So tweeted Etienne Uzac, CEO of IBT Media, over the weekend. He was certainly upstaged Monday afternoon when Jeff Bezos announced he was buying The Washington Post. Still, Newsweek is a big name, especially to be acquired by a company you've probably never heard of. And yet despite his new media property's high profile, Uzac's tweet was a dud, retweeted exactly once, loyally, by the managing editor of IBT's flagship website, IBTimes.com.
Uzac and his co-founder, Jonathan Davis, aspire to leadership of the digital media revolution. Their flagship Website -- International Business Times, at IBTimes.com -- is among the top .02% of the 1,000,000 URLs monitored by Quantcost; it claims an online audience of over 7 million in the U.S. and 13 million worldwide. But when I added Uzac to my Twitter list Monday morning, I became only his 51st follower.
Who are these guys who hope to salvage one of the most storied institutions in American journalism, and so succeed where the Post (which owned Neewsweek for years), Tina Brown and Barry Diller failed?

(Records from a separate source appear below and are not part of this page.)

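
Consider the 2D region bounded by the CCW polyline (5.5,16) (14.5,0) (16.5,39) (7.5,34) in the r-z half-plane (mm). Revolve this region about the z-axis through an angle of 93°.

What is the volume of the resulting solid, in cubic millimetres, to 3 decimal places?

Profile (r,z), 4 vertices: (5.5,16) (14.5,0) (16.5,39) (7.5,34)
edge 0: (5.5,16)→(14.5,0)  cross = 5.5·0 − 14.5·16 = -232.0000; (r_i+r_j)·cross = 20·-232.0000 = -4640.0000
edge 1: (14.5,0)→(16.5,39)  cross = 14.5·39 − 16.5·0 = 565.5000; (r_i+r_j)·cross = 31·565.5000 = 17530.5000
edge 2: (16.5,39)→(7.5,34)  cross = 16.5·34 − 7.5·39 = 268.5000; (r_i+r_j)·cross = 24·268.5000 = 6444.0000
edge 3: (7.5,34)→(5.5,16)  cross = 7.5·16 − 5.5·34 = -67.0000; (r_i+r_j)·cross = 13·-67.0000 = -871.0000
Σcross = 535.0000 → A = |Σcross|/2 = 267.5000 mm²
Σ(r_i+r_j)·cross = 18463.5000 → first moment M = |Σ|/6 = 3077.2500
R_c = M/A = 3077.2500/267.5000 = 11.5037 mm
θ = 93° = 1.623156 rad
V = θ·R_c·A = 1.623156·11.5037·267.5000 = 4994.857 mm³

Volume = 4994.857 mm³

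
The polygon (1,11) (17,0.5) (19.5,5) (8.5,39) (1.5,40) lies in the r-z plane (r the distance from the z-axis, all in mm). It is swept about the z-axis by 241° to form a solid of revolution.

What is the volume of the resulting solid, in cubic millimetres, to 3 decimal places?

Profile (r,z), 5 vertices: (1,11) (17,0.5) (19.5,5) (8.5,39) (1.5,40)
edge 0: (1,11)→(17,0.5)  cross = 1·0.5 − 17·11 = -186.5000; (r_i+r_j)·cross = 18·-186.5000 = -3357.0000
edge 1: (17,0.5)→(19.5,5)  cross = 17·5 − 19.5·0.5 = 75.2500; (r_i+r_j)·cross = 36.5·75.2500 = 2746.6250
edge 2: (19.5,5)→(8.5,39)  cross = 19.5·39 − 8.5·5 = 718.0000; (r_i+r_j)·cross = 28·718.0000 = 20104.0000
edge 3: (8.5,39)→(1.5,40)  cross = 8.5·40 − 1.5·39 = 281.5000; (r_i+r_j)·cross = 10·281.5000 = 2815.0000
edge 4: (1.5,40)→(1,11)  cross = 1.5·11 − 1·40 = -23.5000; (r_i+r_j)·cross = 2.5·-23.5000 = -58.7500
Σcross = 864.7500 → A = |Σcross|/2 = 432.3750 mm²
Σ(r_i+r_j)·cross = 22249.8750 → first moment M = |Σ|/6 = 3708.3125
R_c = M/A = 3708.3125/432.3750 = 8.5766 mm
θ = 241° = 4.206243 rad
V = θ·R_c·A = 4.206243·8.5766·432.3750 = 15598.065 mm³

Volume = 15598.065 mm³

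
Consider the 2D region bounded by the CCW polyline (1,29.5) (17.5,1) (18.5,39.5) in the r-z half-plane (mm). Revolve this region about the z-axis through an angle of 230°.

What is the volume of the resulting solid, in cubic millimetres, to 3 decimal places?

Volume = 16430.857 mm³

Profile (r,z), 3 vertices: (1,29.5) (17.5,1) (18.5,39.5)
edge 0: (1,29.5)→(17.5,1)  cross = 1·1 − 17.5·29.5 = -515.2500; (r_i+r_j)·cross = 18.5·-515.2500 = -9532.1250
edge 1: (17.5,1)→(18.5,39.5)  cross = 17.5·39.5 − 18.5·1 = 672.7500; (r_i+r_j)·cross = 36·672.7500 = 24219.0000
edge 2: (18.5,39.5)→(1,29.5)  cross = 18.5·29.5 − 1·39.5 = 506.2500; (r_i+r_j)·cross = 19.5·506.2500 = 9871.8750
Σcross = 663.7500 → A = |Σcross|/2 = 331.8750 mm²
Σ(r_i+r_j)·cross = 24558.7500 → first moment M = |Σ|/6 = 4093.1250
R_c = M/A = 4093.1250/331.8750 = 12.3333 mm
θ = 230° = 4.014257 rad
V = θ·R_c·A = 4.014257·12.3333·331.8750 = 16430.857 mm³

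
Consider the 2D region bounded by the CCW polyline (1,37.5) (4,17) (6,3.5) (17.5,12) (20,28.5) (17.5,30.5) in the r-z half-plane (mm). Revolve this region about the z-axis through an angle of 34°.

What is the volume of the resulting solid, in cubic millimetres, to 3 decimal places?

Volume = 2389.373 mm³

Profile (r,z), 6 vertices: (1,37.5) (4,17) (6,3.5) (17.5,12) (20,28.5) (17.5,30.5)
edge 0: (1,37.5)→(4,17)  cross = 1·17 − 4·37.5 = -133.0000; (r_i+r_j)·cross = 5·-133.0000 = -665.0000
edge 1: (4,17)→(6,3.5)  cross = 4·3.5 − 6·17 = -88.0000; (r_i+r_j)·cross = 10·-88.0000 = -880.0000
edge 2: (6,3.5)→(17.5,12)  cross = 6·12 − 17.5·3.5 = 10.7500; (r_i+r_j)·cross = 23.5·10.7500 = 252.6250
edge 3: (17.5,12)→(20,28.5)  cross = 17.5·28.5 − 20·12 = 258.7500; (r_i+r_j)·cross = 37.5·258.7500 = 9703.1250
edge 4: (20,28.5)→(17.5,30.5)  cross = 20·30.5 − 17.5·28.5 = 111.2500; (r_i+r_j)·cross = 37.5·111.2500 = 4171.8750
edge 5: (17.5,30.5)→(1,37.5)  cross = 17.5·37.5 − 1·30.5 = 625.7500; (r_i+r_j)·cross = 18.5·625.7500 = 11576.3750
Σcross = 785.5000 → A = |Σcross|/2 = 392.7500 mm²
Σ(r_i+r_j)·cross = 24159.0000 → first moment M = |Σ|/6 = 4026.5000
R_c = M/A = 4026.5000/392.7500 = 10.2521 mm
θ = 34° = 0.593412 rad
V = θ·R_c·A = 0.593412·10.2521·392.7500 = 2389.373 mm³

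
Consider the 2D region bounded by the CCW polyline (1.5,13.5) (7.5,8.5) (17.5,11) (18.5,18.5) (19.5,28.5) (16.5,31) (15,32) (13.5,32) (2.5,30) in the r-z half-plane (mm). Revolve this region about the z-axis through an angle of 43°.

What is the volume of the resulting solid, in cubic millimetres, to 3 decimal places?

Volume = 2694.734 mm³

Profile (r,z), 9 vertices: (1.5,13.5) (7.5,8.5) (17.5,11) (18.5,18.5) (19.5,28.5) (16.5,31) (15,32) (13.5,32) (2.5,30)
edge 0: (1.5,13.5)→(7.5,8.5)  cross = 1.5·8.5 − 7.5·13.5 = -88.5000; (r_i+r_j)·cross = 9·-88.5000 = -796.5000
edge 1: (7.5,8.5)→(17.5,11)  cross = 7.5·11 − 17.5·8.5 = -66.2500; (r_i+r_j)·cross = 25·-66.2500 = -1656.2500
edge 2: (17.5,11)→(18.5,18.5)  cross = 17.5·18.5 − 18.5·11 = 120.2500; (r_i+r_j)·cross = 36·120.2500 = 4329.0000
edge 3: (18.5,18.5)→(19.5,28.5)  cross = 18.5·28.5 − 19.5·18.5 = 166.5000; (r_i+r_j)·cross = 38·166.5000 = 6327.0000
edge 4: (19.5,28.5)→(16.5,31)  cross = 19.5·31 − 16.5·28.5 = 134.2500; (r_i+r_j)·cross = 36·134.2500 = 4833.0000
edge 5: (16.5,31)→(15,32)  cross = 16.5·32 − 15·31 = 63.0000; (r_i+r_j)·cross = 31.5·63.0000 = 1984.5000
edge 6: (15,32)→(13.5,32)  cross = 15·32 − 13.5·32 = 48.0000; (r_i+r_j)·cross = 28.5·48.0000 = 1368.0000
edge 7: (13.5,32)→(2.5,30)  cross = 13.5·30 − 2.5·32 = 325.0000; (r_i+r_j)·cross = 16·325.0000 = 5200.0000
edge 8: (2.5,30)→(1.5,13.5)  cross = 2.5·13.5 − 1.5·30 = -11.2500; (r_i+r_j)·cross = 4·-11.2500 = -45.0000
Σcross = 691.0000 → A = |Σcross|/2 = 345.5000 mm²
Σ(r_i+r_j)·cross = 21543.7500 → first moment M = |Σ|/6 = 3590.6250
R_c = M/A = 3590.6250/345.5000 = 10.3925 mm
θ = 43° = 0.750492 rad
V = θ·R_c·A = 0.750492·10.3925·345.5000 = 2694.734 mm³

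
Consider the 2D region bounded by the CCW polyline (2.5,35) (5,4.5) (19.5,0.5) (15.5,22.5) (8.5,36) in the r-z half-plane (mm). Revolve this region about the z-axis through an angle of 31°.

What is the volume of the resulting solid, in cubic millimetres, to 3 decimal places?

Profile (r,z), 5 vertices: (2.5,35) (5,4.5) (19.5,0.5) (15.5,22.5) (8.5,36)
edge 0: (2.5,35)→(5,4.5)  cross = 2.5·4.5 − 5·35 = -163.7500; (r_i+r_j)·cross = 7.5·-163.7500 = -1228.1250
edge 1: (5,4.5)→(19.5,0.5)  cross = 5·0.5 − 19.5·4.5 = -85.2500; (r_i+r_j)·cross = 24.5·-85.2500 = -2088.6250
edge 2: (19.5,0.5)→(15.5,22.5)  cross = 19.5·22.5 − 15.5·0.5 = 431.0000; (r_i+r_j)·cross = 35·431.0000 = 15085.0000
edge 3: (15.5,22.5)→(8.5,36)  cross = 15.5·36 − 8.5·22.5 = 366.7500; (r_i+r_j)·cross = 24·366.7500 = 8802.0000
edge 4: (8.5,36)→(2.5,35)  cross = 8.5·35 − 2.5·36 = 207.5000; (r_i+r_j)·cross = 11·207.5000 = 2282.5000
Σcross = 756.2500 → A = |Σcross|/2 = 378.1250 mm²
Σ(r_i+r_j)·cross = 22852.7500 → first moment M = |Σ|/6 = 3808.7917
R_c = M/A = 3808.7917/378.1250 = 10.0728 mm
θ = 31° = 0.541052 rad
V = θ·R_c·A = 0.541052·10.0728·378.1250 = 2060.755 mm³

Volume = 2060.755 mm³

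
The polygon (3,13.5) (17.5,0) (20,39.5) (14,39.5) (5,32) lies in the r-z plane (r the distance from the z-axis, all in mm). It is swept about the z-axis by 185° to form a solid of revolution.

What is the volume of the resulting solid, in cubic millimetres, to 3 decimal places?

Profile (r,z), 5 vertices: (3,13.5) (17.5,0) (20,39.5) (14,39.5) (5,32)
edge 0: (3,13.5)→(17.5,0)  cross = 3·0 − 17.5·13.5 = -236.2500; (r_i+r_j)·cross = 20.5·-236.2500 = -4843.1250
edge 1: (17.5,0)→(20,39.5)  cross = 17.5·39.5 − 20·0 = 691.2500; (r_i+r_j)·cross = 37.5·691.2500 = 25921.8750
edge 2: (20,39.5)→(14,39.5)  cross = 20·39.5 − 14·39.5 = 237.0000; (r_i+r_j)·cross = 34·237.0000 = 8058.0000
edge 3: (14,39.5)→(5,32)  cross = 14·32 − 5·39.5 = 250.5000; (r_i+r_j)·cross = 19·250.5000 = 4759.5000
edge 4: (5,32)→(3,13.5)  cross = 5·13.5 − 3·32 = -28.5000; (r_i+r_j)·cross = 8·-28.5000 = -228.0000
Σcross = 914.0000 → A = |Σcross|/2 = 457.0000 mm²
Σ(r_i+r_j)·cross = 33668.2500 → first moment M = |Σ|/6 = 5611.3750
R_c = M/A = 5611.3750/457.0000 = 12.2787 mm
θ = 185° = 3.228859 rad
V = θ·R_c·A = 3.228859·12.2787·457.0000 = 18118.339 mm³

Volume = 18118.339 mm³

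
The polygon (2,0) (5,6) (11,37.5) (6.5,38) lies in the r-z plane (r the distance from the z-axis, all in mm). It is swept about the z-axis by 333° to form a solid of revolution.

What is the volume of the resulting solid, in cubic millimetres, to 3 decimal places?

Volume = 4292.486 mm³

Profile (r,z), 4 vertices: (2,0) (5,6) (11,37.5) (6.5,38)
edge 0: (2,0)→(5,6)  cross = 2·6 − 5·0 = 12.0000; (r_i+r_j)·cross = 7·12.0000 = 84.0000
edge 1: (5,6)→(11,37.5)  cross = 5·37.5 − 11·6 = 121.5000; (r_i+r_j)·cross = 16·121.5000 = 1944.0000
edge 2: (11,37.5)→(6.5,38)  cross = 11·38 − 6.5·37.5 = 174.2500; (r_i+r_j)·cross = 17.5·174.2500 = 3049.3750
edge 3: (6.5,38)→(2,0)  cross = 6.5·0 − 2·38 = -76.0000; (r_i+r_j)·cross = 8.5·-76.0000 = -646.0000
Σcross = 231.7500 → A = |Σcross|/2 = 115.8750 mm²
Σ(r_i+r_j)·cross = 4431.3750 → first moment M = |Σ|/6 = 738.5625
R_c = M/A = 738.5625/115.8750 = 6.3738 mm
θ = 333° = 5.811946 rad
V = θ·R_c·A = 5.811946·6.3738·115.8750 = 4292.486 mm³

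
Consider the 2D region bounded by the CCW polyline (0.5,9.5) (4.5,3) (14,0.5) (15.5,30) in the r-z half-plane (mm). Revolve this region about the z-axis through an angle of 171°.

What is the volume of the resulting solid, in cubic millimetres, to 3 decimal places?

Profile (r,z), 4 vertices: (0.5,9.5) (4.5,3) (14,0.5) (15.5,30)
edge 0: (0.5,9.5)→(4.5,3)  cross = 0.5·3 − 4.5·9.5 = -41.2500; (r_i+r_j)·cross = 5·-41.2500 = -206.2500
edge 1: (4.5,3)→(14,0.5)  cross = 4.5·0.5 − 14·3 = -39.7500; (r_i+r_j)·cross = 18.5·-39.7500 = -735.3750
edge 2: (14,0.5)→(15.5,30)  cross = 14·30 − 15.5·0.5 = 412.2500; (r_i+r_j)·cross = 29.5·412.2500 = 12161.3750
edge 3: (15.5,30)→(0.5,9.5)  cross = 15.5·9.5 − 0.5·30 = 132.2500; (r_i+r_j)·cross = 16·132.2500 = 2116.0000
Σcross = 463.5000 → A = |Σcross|/2 = 231.7500 mm²
Σ(r_i+r_j)·cross = 13335.7500 → first moment M = |Σ|/6 = 2222.6250
R_c = M/A = 2222.6250/231.7500 = 9.5906 mm
θ = 171° = 2.984513 rad
V = θ·R_c·A = 2.984513·9.5906·231.7500 = 6633.453 mm³

Volume = 6633.453 mm³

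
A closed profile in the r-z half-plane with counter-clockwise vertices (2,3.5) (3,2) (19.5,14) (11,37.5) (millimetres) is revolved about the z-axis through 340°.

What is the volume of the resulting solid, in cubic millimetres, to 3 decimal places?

Profile (r,z), 4 vertices: (2,3.5) (3,2) (19.5,14) (11,37.5)
edge 0: (2,3.5)→(3,2)  cross = 2·2 − 3·3.5 = -6.5000; (r_i+r_j)·cross = 5·-6.5000 = -32.5000
edge 1: (3,2)→(19.5,14)  cross = 3·14 − 19.5·2 = 3.0000; (r_i+r_j)·cross = 22.5·3.0000 = 67.5000
edge 2: (19.5,14)→(11,37.5)  cross = 19.5·37.5 − 11·14 = 577.2500; (r_i+r_j)·cross = 30.5·577.2500 = 17606.1250
edge 3: (11,37.5)→(2,3.5)  cross = 11·3.5 − 2·37.5 = -36.5000; (r_i+r_j)·cross = 13·-36.5000 = -474.5000
Σcross = 537.2500 → A = |Σcross|/2 = 268.6250 mm²
Σ(r_i+r_j)·cross = 17166.6250 → first moment M = |Σ|/6 = 2861.1042
R_c = M/A = 2861.1042/268.6250 = 10.6509 mm
θ = 340° = 5.934119 rad
V = θ·R_c·A = 5.934119·10.6509·268.6250 = 16978.134 mm³

Volume = 16978.134 mm³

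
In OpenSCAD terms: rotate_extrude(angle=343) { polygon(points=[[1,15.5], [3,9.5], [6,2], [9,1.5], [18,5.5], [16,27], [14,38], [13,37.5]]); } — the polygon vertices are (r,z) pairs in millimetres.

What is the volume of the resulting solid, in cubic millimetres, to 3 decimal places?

Volume = 23377.701 mm³

Profile (r,z), 8 vertices: (1,15.5) (3,9.5) (6,2) (9,1.5) (18,5.5) (16,27) (14,38) (13,37.5)
edge 0: (1,15.5)→(3,9.5)  cross = 1·9.5 − 3·15.5 = -37.0000; (r_i+r_j)·cross = 4·-37.0000 = -148.0000
edge 1: (3,9.5)→(6,2)  cross = 3·2 − 6·9.5 = -51.0000; (r_i+r_j)·cross = 9·-51.0000 = -459.0000
edge 2: (6,2)→(9,1.5)  cross = 6·1.5 − 9·2 = -9.0000; (r_i+r_j)·cross = 15·-9.0000 = -135.0000
edge 3: (9,1.5)→(18,5.5)  cross = 9·5.5 − 18·1.5 = 22.5000; (r_i+r_j)·cross = 27·22.5000 = 607.5000
edge 4: (18,5.5)→(16,27)  cross = 18·27 − 16·5.5 = 398.0000; (r_i+r_j)·cross = 34·398.0000 = 13532.0000
edge 5: (16,27)→(14,38)  cross = 16·38 − 14·27 = 230.0000; (r_i+r_j)·cross = 30·230.0000 = 6900.0000
edge 6: (14,38)→(13,37.5)  cross = 14·37.5 − 13·38 = 31.0000; (r_i+r_j)·cross = 27·31.0000 = 837.0000
edge 7: (13,37.5)→(1,15.5)  cross = 13·15.5 − 1·37.5 = 164.0000; (r_i+r_j)·cross = 14·164.0000 = 2296.0000
Σcross = 748.5000 → A = |Σcross|/2 = 374.2500 mm²
Σ(r_i+r_j)·cross = 23430.5000 → first moment M = |Σ|/6 = 3905.0833
R_c = M/A = 3905.0833/374.2500 = 10.4344 mm
θ = 343° = 5.986479 rad
V = θ·R_c·A = 5.986479·10.4344·374.2500 = 23377.701 mm³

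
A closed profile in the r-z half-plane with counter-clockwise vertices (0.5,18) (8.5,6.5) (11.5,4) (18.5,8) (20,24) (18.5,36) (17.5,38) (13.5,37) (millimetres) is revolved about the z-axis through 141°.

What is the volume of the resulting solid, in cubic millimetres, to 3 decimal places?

Profile (r,z), 8 vertices: (0.5,18) (8.5,6.5) (11.5,4) (18.5,8) (20,24) (18.5,36) (17.5,38) (13.5,37)
edge 0: (0.5,18)→(8.5,6.5)  cross = 0.5·6.5 − 8.5·18 = -149.7500; (r_i+r_j)·cross = 9·-149.7500 = -1347.7500
edge 1: (8.5,6.5)→(11.5,4)  cross = 8.5·4 − 11.5·6.5 = -40.7500; (r_i+r_j)·cross = 20·-40.7500 = -815.0000
edge 2: (11.5,4)→(18.5,8)  cross = 11.5·8 − 18.5·4 = 18.0000; (r_i+r_j)·cross = 30·18.0000 = 540.0000
edge 3: (18.5,8)→(20,24)  cross = 18.5·24 − 20·8 = 284.0000; (r_i+r_j)·cross = 38.5·284.0000 = 10934.0000
edge 4: (20,24)→(18.5,36)  cross = 20·36 − 18.5·24 = 276.0000; (r_i+r_j)·cross = 38.5·276.0000 = 10626.0000
edge 5: (18.5,36)→(17.5,38)  cross = 18.5·38 − 17.5·36 = 73.0000; (r_i+r_j)·cross = 36·73.0000 = 2628.0000
edge 6: (17.5,38)→(13.5,37)  cross = 17.5·37 − 13.5·38 = 134.5000; (r_i+r_j)·cross = 31·134.5000 = 4169.5000
edge 7: (13.5,37)→(0.5,18)  cross = 13.5·18 − 0.5·37 = 224.5000; (r_i+r_j)·cross = 14·224.5000 = 3143.0000
Σcross = 819.5000 → A = |Σcross|/2 = 409.7500 mm²
Σ(r_i+r_j)·cross = 29877.7500 → first moment M = |Σ|/6 = 4979.6250
R_c = M/A = 4979.6250/409.7500 = 12.1528 mm
θ = 141° = 2.460914 rad
V = θ·R_c·A = 2.460914·12.1528·409.7500 = 12254.430 mm³

Volume = 12254.430 mm³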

Uzac, the CEO, turns 30 on August 7, on the one-year anniversary of his Wikipedia listing. He grew up in France and South Africa, carries a French passport, and studied geography and economics at the London School of Economics, where he became entranced with the new globalism. "We talked a lot about how the US and Europe were still rising but not as fast as the BRICS," Uzac tells Fortune. "I saw an opportunity to serve these non-Western countries with great information."
His partner and IBT's chief content officer is Jonathan Davis, a 31-year-old American who studied computer engineering as an undergraduate at UCLA and did time in Silicon Valley. (Davis is more popular, he has 77 followers, but he quit tweeting a year ago.) Together they launched what became IBT Media in 2006, with personal savings, a SBA bank loan, and no input, financial or advisory, from VCs. They say they've been profitable since 2010. Headquarters are in New York, with offices in Bangalore, Shanghai and Sidney. Total editorial employees: about 150.
Some reports have tied Uzac and Davis, personally and financially, to David Jang, founder of San Francisco-based Olivet University. Jang is a controversial figure. He may or may not believe that he's the second coming of Christ, according to an investigation by the evangelical magazine Christianity Today, but apparently many of his followers are convinced that he is.